Truth resides in the individual consciousness as sentiment or experience, something subjective. Divine Truth is reduced to whatever an individual believes God is telling him.
That single false assertion is responsible for the perceived separation of science and faith. Science is limited to the external physical world, while faith is limited to individual internal sentiments. The two, therefore, are necessarily unconnected, strangers to each other. Since science is an evolving discipline that changes as scientists develop new theories, dogma is also expected to change with the times, and it therefore becomes subordinated to science if the two are ever to be reconciled.

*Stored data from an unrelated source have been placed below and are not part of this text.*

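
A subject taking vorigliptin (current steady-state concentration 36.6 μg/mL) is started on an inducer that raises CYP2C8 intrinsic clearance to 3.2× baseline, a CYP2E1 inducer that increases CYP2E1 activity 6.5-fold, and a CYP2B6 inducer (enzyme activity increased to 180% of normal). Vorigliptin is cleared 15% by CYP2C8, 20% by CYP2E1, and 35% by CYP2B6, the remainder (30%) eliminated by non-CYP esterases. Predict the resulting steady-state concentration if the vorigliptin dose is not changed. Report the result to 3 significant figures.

The CYP2C8 pathway (15% of clearance) rises to 3.2× activity: 0.15 × 3.2 = 0.48.
The CYP2E1 pathway (20% of clearance) rises to 6.5× activity: 0.2 × 6.5 = 1.3.
The CYP2B6 pathway (35% of clearance) rises to 1.8× activity: 0.35 × 1.8 = 0.63.
Non-CYP routes (30%) are unchanged.
Relative clearance = 0.48 + 1.3 + 0.63 + 0.3 = 2.71.
Steady-state concentration ∝ 1/CL: new value = 36.6 / 2.71 = 13.5 μg/mL.

13.5 μg/mL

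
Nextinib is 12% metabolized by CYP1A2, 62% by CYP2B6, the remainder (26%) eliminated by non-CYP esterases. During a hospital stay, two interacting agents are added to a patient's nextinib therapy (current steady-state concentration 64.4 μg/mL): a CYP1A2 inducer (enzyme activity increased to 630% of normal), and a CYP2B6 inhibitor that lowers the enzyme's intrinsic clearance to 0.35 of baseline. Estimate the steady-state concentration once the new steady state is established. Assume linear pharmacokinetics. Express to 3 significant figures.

CYP1A2: 0.12 × 6.3 = 0.756
CYP2B6: 0.62 × 0.35 = 0.217
Other: 0.26 (unchanged)
CL_new/CL_old = 0.756 + 0.217 + 0.26 = 1.233.
New steady-state concentration = 64.4 / 1.233 = 52.2 μg/mL (concentration scales inversely with clearance).

52.2 μg/mL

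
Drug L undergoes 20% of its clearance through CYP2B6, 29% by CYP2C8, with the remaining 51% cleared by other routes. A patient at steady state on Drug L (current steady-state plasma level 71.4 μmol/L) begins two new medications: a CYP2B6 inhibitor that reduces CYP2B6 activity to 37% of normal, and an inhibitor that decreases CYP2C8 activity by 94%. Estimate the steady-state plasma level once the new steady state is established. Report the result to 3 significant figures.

119 μmol/L

The CYP2B6 pathway (20% of clearance) is reduced to 0.37× activity: 0.2 × 0.37 = 0.074.
The CYP2C8 pathway (29% of clearance) is reduced to 0.06× activity: 0.29 × 0.06 = 0.0174.
Non-CYP routes (51%) are unchanged.
Relative clearance = 0.074 + 0.0174 + 0.51 = 0.6014.
Steady-state plasma level ∝ 1/CL: new value = 71.4 / 0.6014 = 119 μmol/L.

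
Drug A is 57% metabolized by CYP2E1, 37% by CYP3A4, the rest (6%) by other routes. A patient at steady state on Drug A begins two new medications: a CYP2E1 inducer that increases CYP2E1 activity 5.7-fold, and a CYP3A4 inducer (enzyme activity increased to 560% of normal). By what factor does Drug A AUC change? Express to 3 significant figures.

The CYP2E1 pathway (57% of clearance) is boosted to 5.7× activity: 0.57 × 5.7 = 3.249.
The CYP3A4 pathway (37% of clearance) rises to 5.6× activity: 0.37 × 5.6 = 2.072.
Non-CYP routes (6%) are unchanged.
Relative clearance = 3.249 + 2.072 + 0.06 = 5.381.
AUC ∝ 1/CL: fold-change = 1 / 5.381 = 0.186.

0.186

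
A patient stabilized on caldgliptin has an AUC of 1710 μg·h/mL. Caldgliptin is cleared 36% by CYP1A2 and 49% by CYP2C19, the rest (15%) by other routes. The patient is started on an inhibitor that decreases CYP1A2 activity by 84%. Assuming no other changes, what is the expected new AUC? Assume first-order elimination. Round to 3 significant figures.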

The encyclical says that the Church, queen in all matters and instituted by God, has an obligation and duty towards civil societies because truth sets man free. Modernism repudiates that doctrine and holds that since the State is temporal and all religions are spiritual matters, the Church and State have nothing to do with each other, and subordinates the Church to the State just as faith is subjected to science. The Catholic, unfortunately, is separated from the citizen. According to Modernist thinking, Catholics have the right to do what they think is best for the common good without troubling themselves about the authority of the Church. Sound familiar? Pope Pius X explicitly called this an “abuse of ecclesiastical authority.”
A century later, here we are. As predicted, the State is telling the Church to reform or be punished. It also seems the solution to this heavy problem is the same as it always has been – pray, hope, and evangelize. Now that I understand why rejecting objective truth logically leads people and societies to reject God, I know to be even more vigilant in defending it with strength and courage, to proclaim publicly a profound respect for Church authority without compromise. That’s the antidote to counteract the poison. Live your faith boldly, because if faith isn’t everything, it’s nothing.